There is a clue, perhaps, in the reference to the “often tortured psyches” of Bradley Wiggins and Victoria Pendleton. From my scant viewing of the Olympics hoo-hah, I would say that the latter does look rather highly strung, in a mad-woman-in-the-attic way, but Wiggins seems a far more relaxed character. But if Brailsford is to be believed, both of them have an Inner Chimp, which explains their tortured psyches. I am fairly sure my own psyche would be tortured if, as soon as I set out on foot somewhere, my Inner Chimp started jabbering for attention and threatened to become an Outer Chimp. I would run for the hills, if not the Alps. Though perhaps that is what the Inner Chimp would want me to do. This is devilishly complicated stuff.

It also leads me to wonder if chimpanzees themselves have an inner bike wanker. Next time I go the zoological gardens I am going to study the chimps very very carefully for telltale signs. What those signs might be I do not yet know, but I suspect I will find out if, for example, I flash a red light at the chimps and they are thereby compelled to rush towards it at inhuman speed, scattering adults and children and guide dogs and puppies and indeed any innocent life-form that gets in their way.

The other animal we have mentioned with an Olympic connection is the otter.

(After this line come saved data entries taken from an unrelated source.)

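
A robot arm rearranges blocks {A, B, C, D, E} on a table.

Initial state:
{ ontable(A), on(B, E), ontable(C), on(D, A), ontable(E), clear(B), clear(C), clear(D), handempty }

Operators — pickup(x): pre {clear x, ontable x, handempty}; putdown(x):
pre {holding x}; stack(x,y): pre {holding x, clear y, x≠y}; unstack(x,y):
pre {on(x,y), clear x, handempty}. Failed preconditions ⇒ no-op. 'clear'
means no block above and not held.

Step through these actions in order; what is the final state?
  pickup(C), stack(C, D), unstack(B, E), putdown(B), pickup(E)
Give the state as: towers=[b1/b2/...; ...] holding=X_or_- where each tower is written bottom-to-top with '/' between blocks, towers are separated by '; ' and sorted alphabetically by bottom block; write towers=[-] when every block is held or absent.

towers=[A/D/C; B] holding=E

step 1 (pickup(C)): towers=[A/D; E/B] holding=C
step 2 (stack(C, D)): towers=[A/D/C; E/B] holding=-
step 3 (unstack(B, E)): towers=[A/D/C; E] holding=B
step 4 (putdown(B)): towers=[A/D/C; B; E] holding=-
step 5 (pickup(E)): towers=[A/D/C; B] holding=E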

What, I wonder, does Brailsford, or indeed Cavendish or Pendleton or Wiggins have to say on the subject of the Inner Otter? Cycling and beach volleyball are of course two different sports, and there is no reason to think that Inner Animals cross over from one to the other. But if the world of Inner Animals is as rich in variety and unfathomable weirdness as the world of actual, Outer Animals, it would not be surprising if there were instances of cyclists with Inner Otters, otters with Inner Chimps, chimps with Inner Cyclists, and Lord knows what other combinations.

Personally, I am looking forward to the day when everyone gives free rein to their Inner Pedestrian. Actually, strike that. Given that much of the population appears to be savage and barbaric, the ideal thing would be for most of them to unleash their Inner Stay-Indoors-And-Read-Morally-Uplifting-And-Improving-Literature-By-Candlelight Persons. Then I could happily walk from A to B and from Haemoglobin Towers to Nameless Pond without having my progress blighted by either bike wankers or shambling gits. Oh happy day!, in the unlikely event it ever dawns.